Si tratta di un'opera che, grazie a Boito, è stata rimaneggiata dopo più di vent'anni. Verdi aveva già delle perplessità sul soggetto, che definisce triste, molto triste, molto desolante, aggiungendo: «D'altra parte è triste perché dev'essere triste».
Tra la prima versione e la seconda versione ci sono però parecchie differenze: si sente che sono passati tanti anni e soprattutto si sente che c'è la mano di Boito. Il Boccanegra, nella seconda versione del 1881, è un'opera bifronte, perché da una parte guarda avanti e lascia capire che Otello è alle porte, dall'altra in alcune cose guarda indietro, in un certo ricordo di opere del passato.

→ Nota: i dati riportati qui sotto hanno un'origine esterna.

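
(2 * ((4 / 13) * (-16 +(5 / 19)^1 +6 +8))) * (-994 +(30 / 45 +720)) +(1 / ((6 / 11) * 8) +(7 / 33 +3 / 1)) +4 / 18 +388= 267539005 / 391248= 683.81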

In questo sembra quasi ritornare al primo Boccanegra, che viene dopo la trilogia e mantiene qualcosa di quelle opere popolari. Quindi c'è la convivenza di questi due elementi: un'opera che guarda avanti e un'opera che guarda indietro. Commentando la seconda versione, Verdi afferma: «Abbiamo raddrizzato le gambe al vecchio Boccanegra», perché lui sapeva, pur amando l'opera e considerandola non inferiore alle altre sorelle, che nella prima stesura non c'era teatralità. Nella seconda versione ci sono momenti di una notevole bellezza e soprattutto si sente che la mano della strumentazione di Verdi è diventata molto più raffinata, senza che Wagner abbia avuto una qualche influenza su di lui.

Il Boccanegra, nella seconda versione, ha certi passi che addirittura fanno presagire quelli che saranno i procedimenti armonici e melodici di Mahler. Ecco perché Mahler amava tanto il modo di strumentare di Verdi: lo avvertiva come affine.